To understand this equation we need to start with payoff of call option at maturity.

Max( S_{T} – K, 0) => If at maturity Stock price(S_{T}) ends above Strike(K), Options buyer gets Stock worth S_{T} and pays Strike K for it.

The value of a derivative contract is expected present value of its future cash flows discounted at risk-free rate (under risk-neutral pricing framework). Hence, above equation can be divided into two parts.

- A) S
_{0 }N(d_{1}): Present value of expected Stock price received by the buyer of Option. - B) Ke
^{-r(T-t)}N(d_{2}): Present value of expected cash flow (Strike) paid by buyer.
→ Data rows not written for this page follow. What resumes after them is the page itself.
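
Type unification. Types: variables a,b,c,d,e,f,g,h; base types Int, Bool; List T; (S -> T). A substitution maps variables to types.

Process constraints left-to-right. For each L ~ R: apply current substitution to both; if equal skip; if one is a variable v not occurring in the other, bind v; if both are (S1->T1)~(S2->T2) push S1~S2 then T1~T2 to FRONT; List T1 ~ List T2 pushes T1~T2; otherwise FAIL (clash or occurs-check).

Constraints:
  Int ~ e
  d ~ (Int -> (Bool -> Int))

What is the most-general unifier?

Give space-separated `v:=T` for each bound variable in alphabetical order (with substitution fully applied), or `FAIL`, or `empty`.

Answer: d:=(Int -> (Bool -> Int)) e:=Int

Derivation:
step 1: unify Int ~ e  [subst: {-} | 1 pending]
  bind e := Int
step 2: unify d ~ (Int -> (Bool -> Int))  [subst: {e:=Int} | 0 pending]
  bind d := (Int -> (Bool -> Int))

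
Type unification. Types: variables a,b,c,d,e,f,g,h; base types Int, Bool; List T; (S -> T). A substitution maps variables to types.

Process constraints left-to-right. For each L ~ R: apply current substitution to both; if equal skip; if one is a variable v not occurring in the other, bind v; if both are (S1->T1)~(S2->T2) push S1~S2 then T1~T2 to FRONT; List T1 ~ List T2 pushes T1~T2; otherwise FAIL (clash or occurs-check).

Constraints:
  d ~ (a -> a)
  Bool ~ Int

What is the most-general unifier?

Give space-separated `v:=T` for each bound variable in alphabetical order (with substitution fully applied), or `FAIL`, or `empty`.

Answer: FAIL

Derivation:
step 1: unify d ~ (a -> a)  [subst: {-} | 1 pending]
  bind d := (a -> a)
step 2: unify Bool ~ Int  [subst: {d:=(a -> a)} | 0 pending]
  clash: Bool vs Int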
**Starting with B as it is easy to understand:**

B represents** expected** **present** value of Strike that is paid to obtain underlying by buyer in case call option matures in the money.

As stated above there are two important terms to consider: present value and expected value.
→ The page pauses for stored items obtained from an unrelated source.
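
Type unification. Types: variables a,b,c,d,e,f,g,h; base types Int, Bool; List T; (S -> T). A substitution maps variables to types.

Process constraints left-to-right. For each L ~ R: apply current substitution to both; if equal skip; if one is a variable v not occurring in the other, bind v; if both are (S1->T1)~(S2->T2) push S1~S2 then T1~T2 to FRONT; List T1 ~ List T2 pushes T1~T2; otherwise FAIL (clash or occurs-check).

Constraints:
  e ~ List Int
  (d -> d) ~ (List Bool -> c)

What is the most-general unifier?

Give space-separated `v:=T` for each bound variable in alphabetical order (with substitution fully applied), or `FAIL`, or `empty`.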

Present value: As Strike K is constant, so under risk neutral frame-work, discounting rate of risk-free rate is used to calculate present value. Ke^{-r(T-t)}

Expected value: Strike is only paid when option matures ITM. So to calculate the expected present value of cash-flow, present value mentioned as above needs to be multiplied by the probability of Option ending in the money, which is N(d_{2}).

***Important point:** Here is that N(d_{2}) is not actual probability but probability under the risk-neutral framework. To get actual probability all required is to replace risk-free interest rate with actual expected return on the stock.
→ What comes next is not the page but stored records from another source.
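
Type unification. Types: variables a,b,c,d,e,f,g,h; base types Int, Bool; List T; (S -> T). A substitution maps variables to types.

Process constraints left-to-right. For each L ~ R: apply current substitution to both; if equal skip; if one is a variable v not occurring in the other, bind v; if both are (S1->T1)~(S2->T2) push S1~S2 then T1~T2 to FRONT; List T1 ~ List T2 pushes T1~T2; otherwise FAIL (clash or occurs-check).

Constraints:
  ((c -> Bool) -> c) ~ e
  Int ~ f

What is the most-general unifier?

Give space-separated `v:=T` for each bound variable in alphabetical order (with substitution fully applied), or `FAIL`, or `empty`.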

**Coming back to part A:**

As similar to discussed above, A is expected present value of Stock received by the buyer. Unlike part B, explanation of constituent terms of A is not straight forward. S_{0 }represents the present value of stock and hence we might think that similar to part B, to get expected value we need to multiply the present value of Stock, S_{0} with the probability of Option maturing ITM. But in part A S_{0 }is multiplied by N(d_{1}). Two probability terms used in part A “N(d_{1})” and Part B “N(d_{2})” are different. This is because N(d_{1}) is not a pure probability that option will mature ITM but is: Conditional expected present value of the unit value of the stock given stock ends in ITM. Which when multiplied by S_{0 }simply gives: Conditional expected present value of the stock given stock ends in ITM.

**E[S _{T}/given(S_{T}>K)]e^{-r(T-t)}**

**Why part A “S _{0 }N(d_{1})” could not be simplified as part B?**

In part B cash-flow in the case of Option maturing ITM was constant “K”. Thus, the two terms present value and probability could be separated. While in the case of part A option buyer receives stock whose value at maturity is not fixed and linked to probability distribution and hence probability term couldn’t be completely separated from expected value.

**Conclusion:**

S_{0 }N(d_{1}) – Expected present value of what buyer receives as Stock.

Ke^{-r(T-t)} N(d_{2}): Expected present value of what buyer have to pay as Strike.

N(d_{2}): Probability of option maturing ITM (under risk-neutral framework).

N(d_{1}): Conditional expected present value of a unit value of the stock given stock ends in ITM. And N(d_{1}) is also Delta of an option.